The present invention is compared with prior art, and its technological progress is significant.Nanofiber bank of the invention can provide medicine The release of the uniform constant speed of thing, the nanostructured and component distributing feature of fiber of the invention can be provided for numerous shipwreck soluble drugs At the uniform velocity Zero order controlled releasing releasing effect.And, the inventive method preparation process is simple, single step is effective, preparation nanometer core sheath structure Clearly and nanofiber diameter is small, good linearity, diameter are evenly distributed, fiber surface is smooth.
Brief description of the drawings
Fig. 1 is the coaxial electrically spun Product management model observation figure that the present invention is manufactured for the nanofiber bank of shipwreck soluble drug.

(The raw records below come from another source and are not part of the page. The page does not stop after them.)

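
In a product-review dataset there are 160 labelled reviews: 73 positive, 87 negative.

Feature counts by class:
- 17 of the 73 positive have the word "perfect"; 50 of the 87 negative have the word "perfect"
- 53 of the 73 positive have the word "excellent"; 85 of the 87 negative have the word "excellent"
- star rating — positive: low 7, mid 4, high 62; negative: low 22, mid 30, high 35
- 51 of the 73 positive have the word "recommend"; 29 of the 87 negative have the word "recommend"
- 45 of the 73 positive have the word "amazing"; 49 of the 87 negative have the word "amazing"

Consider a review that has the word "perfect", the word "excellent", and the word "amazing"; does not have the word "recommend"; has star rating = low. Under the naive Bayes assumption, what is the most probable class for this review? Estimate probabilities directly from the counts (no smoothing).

negative

positive: (73/160) × (17/73) × (53/73) × (7/73) × (22/73) × (45/73) ≈ 0.00137419
negative: (87/160) × (50/87) × (85/87) × (22/87) × (58/87) × (49/87) ≈ 0.0289894
Highest score → negative.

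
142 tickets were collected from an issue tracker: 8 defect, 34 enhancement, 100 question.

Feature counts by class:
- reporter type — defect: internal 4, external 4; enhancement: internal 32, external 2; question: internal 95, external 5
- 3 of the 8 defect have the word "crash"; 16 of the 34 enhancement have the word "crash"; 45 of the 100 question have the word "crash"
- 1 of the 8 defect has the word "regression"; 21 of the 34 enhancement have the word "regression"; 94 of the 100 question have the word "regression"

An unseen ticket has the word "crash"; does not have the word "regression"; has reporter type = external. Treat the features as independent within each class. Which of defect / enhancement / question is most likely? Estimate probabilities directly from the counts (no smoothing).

defect

defect: (8/142) × (4/8) × (3/8) × (7/8) ≈ 0.00924296
enhancement: (34/142) × (2/34) × (16/34) × (13/34) ≈ 0.00253424
question: (100/142) × (5/100) × (45/100) × (6/100) ≈ 0.000950704
Highest score → defect.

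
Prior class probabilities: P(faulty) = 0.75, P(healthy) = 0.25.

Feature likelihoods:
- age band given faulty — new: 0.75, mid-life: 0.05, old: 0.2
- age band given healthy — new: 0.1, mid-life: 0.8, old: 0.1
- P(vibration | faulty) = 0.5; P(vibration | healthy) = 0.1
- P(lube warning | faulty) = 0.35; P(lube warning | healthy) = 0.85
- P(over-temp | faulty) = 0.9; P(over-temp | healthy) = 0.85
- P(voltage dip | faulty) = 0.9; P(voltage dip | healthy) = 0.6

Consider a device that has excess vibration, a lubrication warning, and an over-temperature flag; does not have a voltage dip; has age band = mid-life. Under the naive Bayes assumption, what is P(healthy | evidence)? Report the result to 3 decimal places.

0.907

faulty: 0.75 × 0.05 × 0.5 × 0.35 × 0.9 × (1−0.9) = 0.000590625
healthy: 0.25 × 0.8 × 0.1 × 0.85 × 0.85 × (1−0.6) = 0.00578
P(healthy | x) = 0.00578 / 0.006370625 ≈ 0.907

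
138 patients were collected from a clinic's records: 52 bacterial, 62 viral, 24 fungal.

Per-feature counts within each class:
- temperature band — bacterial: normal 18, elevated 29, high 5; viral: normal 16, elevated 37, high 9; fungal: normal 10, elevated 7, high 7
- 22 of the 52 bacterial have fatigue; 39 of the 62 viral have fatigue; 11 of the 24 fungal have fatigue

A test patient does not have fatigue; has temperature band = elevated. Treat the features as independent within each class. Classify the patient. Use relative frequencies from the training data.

bacterial: (52/138) × (29/52) × (30/52) ≈ 0.121237
viral: (62/138) × (37/62) × (23/62) ≈ 0.0994624
fungal: (24/138) × (7/24) × (13/24) ≈ 0.0274758
Highest score → bacterial.

bacterial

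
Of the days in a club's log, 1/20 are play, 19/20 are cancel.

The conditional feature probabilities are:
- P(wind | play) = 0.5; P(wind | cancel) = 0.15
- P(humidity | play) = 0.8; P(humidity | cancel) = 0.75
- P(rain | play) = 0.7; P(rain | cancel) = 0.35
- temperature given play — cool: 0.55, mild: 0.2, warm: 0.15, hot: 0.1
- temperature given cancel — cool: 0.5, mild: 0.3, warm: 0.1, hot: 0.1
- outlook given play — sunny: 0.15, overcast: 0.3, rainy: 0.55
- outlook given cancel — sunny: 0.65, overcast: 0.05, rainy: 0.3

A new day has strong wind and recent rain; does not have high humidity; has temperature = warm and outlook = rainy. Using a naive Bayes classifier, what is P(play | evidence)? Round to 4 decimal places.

play: 0.05 × 0.5 × (1−0.8) × 0.7 × 0.15 × 0.55 = 0.00028875
cancel: 0.95 × 0.15 × (1−0.75) × 0.35 × 0.1 × 0.3 = 0.0003740625
P(play | x) = 0.00028875 / 0.0006628125 ≈ 0.4356

0.4356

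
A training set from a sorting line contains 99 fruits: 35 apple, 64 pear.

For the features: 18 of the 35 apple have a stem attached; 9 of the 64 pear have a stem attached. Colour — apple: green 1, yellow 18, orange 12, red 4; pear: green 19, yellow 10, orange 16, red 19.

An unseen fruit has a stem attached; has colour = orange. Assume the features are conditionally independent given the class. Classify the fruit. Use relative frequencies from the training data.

apple: (35/99) × (18/35) × (12/35) ≈ 0.0623377
pear: (64/99) × (9/64) × (16/64) ≈ 0.0227273
Highest score → apple.

apple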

Fig. 2 is used coaxial electrically spun process unit schematic diagram by the present invention.
Fig. 3 is scanning electron microscope diagram of the present invention for the nanofiber bank of shipwreck soluble drug.
Fig. 4 is transmission electron microscope figure of the present invention for the nanofiber bank of shipwreck soluble drug.
Fig. 5 is structural representation of the present invention for the nanofiber bank of shipwreck soluble drug
Fig. 6 is X-ray crystallogram of the present invention for the nanofiber bank of shipwreck soluble drug.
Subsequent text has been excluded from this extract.